Quattro Cento Cinquantasette
Di azzurro l'iride, puerile gallinella,
sioux di mare che beccheggia l'aia
ristretta della pupilla. Asserragliata
quest'ultima, isolotto e isolata,
capocchia di spillo ammaccata.
Di azzurro tutta questa distesa
allargata tra i cunei delle montagne,
saliscendi di oscure nazioni di alberi,
militanti chiome e radici in sobillazione.

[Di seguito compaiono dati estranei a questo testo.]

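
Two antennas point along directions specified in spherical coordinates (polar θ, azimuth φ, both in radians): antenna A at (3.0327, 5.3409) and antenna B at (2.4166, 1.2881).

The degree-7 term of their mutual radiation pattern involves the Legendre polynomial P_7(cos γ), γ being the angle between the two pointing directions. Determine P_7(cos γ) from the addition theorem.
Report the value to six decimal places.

Summing Y*_{l m}(θ₁,φ₁)·Y_{l m}(θ₂,φ₂) over m ∈ [−7, 7]; prefactor 4π/(2·7+1) = 0.837758:
  m=-7: Y*=0.00000 - 0.00000j  Y=-0.02588 - 0.01119j  product -0.00000 - 0.00000j
  m=-6: Y*=-0.00000 - 0.00000j  Y=-0.01489 + 0.11815j  product 0.00000 - 0.00000j
  m=-5: Y*=-0.00000 + 0.00007j  Y=0.29199 - 0.04632j  product 0.00000 + 0.00002j
  m=-4: Y*=0.00081 - 0.00059j  Y=-0.19380 - 0.41164j  product -0.00040 - 0.00022j
  m=-3: Y*=-0.01045 - 0.00340j  Y=-0.26396 + 0.23278j  product 0.00355 - 0.00154j
  m=-2: Y*=0.02605 + 0.08027j  Y=-0.07576 - 0.04807j  product 0.00189 - 0.00733j
  m=-1: Y*=0.24083 - 0.33134j  Y=-0.10984 + 0.37815j  product 0.09884 + 0.12746j
  m=+0: Y*=-0.91848 + 0.00000j  Y=0.03069 + 0.00000j  product -0.02819 + 0.00000j
  m=+1: Y*=-0.24083 - 0.33134j  Y=0.10984 + 0.37815j  product 0.09884 - 0.12746j
  m=+2: Y*=0.02605 - 0.08027j  Y=-0.07576 + 0.04807j  product 0.00189 + 0.00733j
  m=+3: Y*=0.01045 - 0.00340j  Y=0.26396 + 0.23278j  product 0.00355 + 0.00154j
  m=+4: Y*=0.00081 + 0.00059j  Y=-0.19380 + 0.41164j  product -0.00040 + 0.00022j
  m=+5: Y*=0.00000 + 0.00007j  Y=-0.29199 - 0.04632j  product 0.00000 - 0.00002j
  m=+6: Y*=-0.00000 + 0.00000j  Y=-0.01489 - 0.11815j  product 0.00000 + 0.00000j
  m=+7: Y*=-0.00000 - 0.00000j  Y=0.02588 - 0.01119j  product -0.00000 + 0.00000j
Accumulated sum 0.17958 - 0.00000j; after 4π/(2l+1) scaling, 0.15044 - 0.00000j ⇒ P_7 = 0.150444

0.150444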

E che? Un fiocco? Quella spumosa
coccarda che sta tronfia alle porte,
agli usci, alle bocche dei condomini?
Come a dire: qui dentro c'è un premio
che starnazza e schiamazza, tutto infagottato,
dalla placenta al saltimbanco bollente
dei corredi ansiosi di colore. Tenero ed
indifeso, affamato marsupiale.
Dimenticavo: e di rosa? Di rosa
un'urna di fard e biglie da collana.
Ma niente che penzoli ai pensili,
che sporga dal davanzale e gridi
il segreto che trattenevano buone
le gambe. Di rosa una voglia sotto
il seno, una chierica in mezzo alla
carne che non mi fa santa e
non mi fa mamma. I miei figli
sono morsi e dettagli, richiami
o reliquie, somiglianze, interpretazioni,
disagi, disguidi. Una rigida, ostile
condanna che come sboccia il parere
a scagionarmi dal veto, ad incidermi
l'imbuto ritorto, ecco che subito
trova l'inghippo e la vidimazione alla mia acerbità.